As I noted in earlier episodes, during the early modern period, many prepositions didn’t have the same precise meaning that they have today. They could be used in ways that we don’t use them today, especially in phrases like that. So in many of these earlier works, we find these types of phrases where it seems like the wrong preposition was used. It’s part of what gives Shakespeare’s language its unique feel. For example, a few lines later in the same play, we find the line, “We were dead of sleep.” Today, we would probably say that we were “dead from sleep.” But again, prepositions could be used in different ways back then.

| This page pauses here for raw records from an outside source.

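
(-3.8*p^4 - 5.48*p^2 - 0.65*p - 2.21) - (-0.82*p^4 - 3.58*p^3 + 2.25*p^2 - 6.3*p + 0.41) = -2.98*p^4 + 3.58*p^3 - 7.73*p^2 + 5.65*p - 2.62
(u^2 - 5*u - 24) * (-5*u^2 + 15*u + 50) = -5*u^4 + 40*u^3 + 95*u^2 - 610*u - 1200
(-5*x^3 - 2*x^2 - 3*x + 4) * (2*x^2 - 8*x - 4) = -10*x^5 + 36*x^4 + 30*x^3 + 40*x^2 - 20*x - 16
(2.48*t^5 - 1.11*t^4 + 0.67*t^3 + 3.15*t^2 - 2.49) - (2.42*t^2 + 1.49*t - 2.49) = 2.48*t^5 - 1.11*t^4 + 0.67*t^3 + 0.73*t^2 - 1.49*t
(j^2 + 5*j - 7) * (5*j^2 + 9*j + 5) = 5*j^4 + 34*j^3 + 15*j^2 - 38*j - 35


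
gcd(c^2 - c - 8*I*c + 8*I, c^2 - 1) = c - 1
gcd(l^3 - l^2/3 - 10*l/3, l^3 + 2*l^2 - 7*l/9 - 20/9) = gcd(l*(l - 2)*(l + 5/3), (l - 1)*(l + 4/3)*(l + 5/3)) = l + 5/3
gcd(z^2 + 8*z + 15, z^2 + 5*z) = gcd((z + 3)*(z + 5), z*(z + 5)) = z + 5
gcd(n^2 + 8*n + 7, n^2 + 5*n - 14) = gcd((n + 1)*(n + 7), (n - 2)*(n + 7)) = n + 7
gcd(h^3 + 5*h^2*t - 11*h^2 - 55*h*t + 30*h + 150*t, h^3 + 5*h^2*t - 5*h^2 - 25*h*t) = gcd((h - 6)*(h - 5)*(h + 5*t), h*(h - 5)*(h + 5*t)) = h^2 + 5*h*t - 5*h - 25*t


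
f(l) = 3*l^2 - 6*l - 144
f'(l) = 6*l - 6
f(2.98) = -135.24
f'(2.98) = 11.88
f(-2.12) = -117.80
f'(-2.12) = -18.72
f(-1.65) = -125.93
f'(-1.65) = -15.90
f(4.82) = -103.22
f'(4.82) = 22.92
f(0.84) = -146.92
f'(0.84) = -0.96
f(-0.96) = -135.48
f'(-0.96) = -11.76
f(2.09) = -143.44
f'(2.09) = 6.54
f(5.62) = -82.97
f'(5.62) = 27.72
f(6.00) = -72.00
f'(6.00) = 30.00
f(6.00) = -72.00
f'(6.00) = 30.00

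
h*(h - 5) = h^2 - 5*h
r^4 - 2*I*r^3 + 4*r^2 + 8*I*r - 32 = (r - 2)*(r + 2)*(r - 4*I)*(r + 2*I)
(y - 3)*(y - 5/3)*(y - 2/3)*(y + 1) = y^4 - 13*y^3/3 + 25*y^2/9 + 43*y/9 - 10/3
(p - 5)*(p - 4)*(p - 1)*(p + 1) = p^4 - 9*p^3 + 19*p^2 + 9*p - 20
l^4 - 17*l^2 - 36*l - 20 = (l - 5)*(l + 1)*(l + 2)^2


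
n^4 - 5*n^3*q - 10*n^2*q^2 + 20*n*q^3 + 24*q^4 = (n - 6*q)*(n - 2*q)*(n + q)*(n + 2*q)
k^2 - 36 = (k - 6)*(k + 6)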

Also, note something else about that line “We are such stuff As dreams are made on” or “dreams are made of.” Whichever preposition you use there, it’s at the end of the line. And supposedly, you shouldn’t end a sentence with a preposition. You’re supposed to say something like “We are such stuff as of which dreams are made” or something like that. Of course, that sounds awkward because English doesn’t really work that way. As Shakespeare shows us, English has ended sentences with a preposition for many centuries. The modern prohibition against ending sentences with a preposition largely comes from an English poet and playwright named John Dryden, who formulated the arbitrary rule in the late 1600s. Though he didn’t state his reasons, he was obsessed with Latin and thought English should try to imitate Latin as much as possible. And since you can’t end a sentence with a preposition in Latin, Dryden apparently thought English should follow the same rule. And interestingly, when Dryden formulated that rule in 1672, he specifically cited a line in a play by Ben Jonson which he found objectionable. The play was called ‘Catiline his Conspiracy,’ and the line read “the bodies that those souls were frighted from.” And I mention that play because it was composed around the same time as the Tempest. So both Shakespeare and Jonson sometimes ended sentences with a preposition because pretty much everyone else did. That’s simply the way English worked and still works today.
Unfortunately, Dryden’s artificial rule only created confusion in the language, and it was a rule that many people failed to adhere to – or it was a rule to which many people failed to adhere. And so, some modern grammarians said “What are we doing this for?” – or “For what are we doing this?” They said, “Look. It’s an arbitrary rule that we have to put up with.” Or “It’s an arbitrary rule up with which we have to put.” So most of them decided it was rule that we needed to get rid of. Or it was a rule of which we needed to get rid. Anyway, for that reason, the rule has fallen out of favor in recent years, and today, most grammarians say that it is perfectly fine to end a sentence with a proposition. And I guess all of that gives us something to think about – or something about which to think.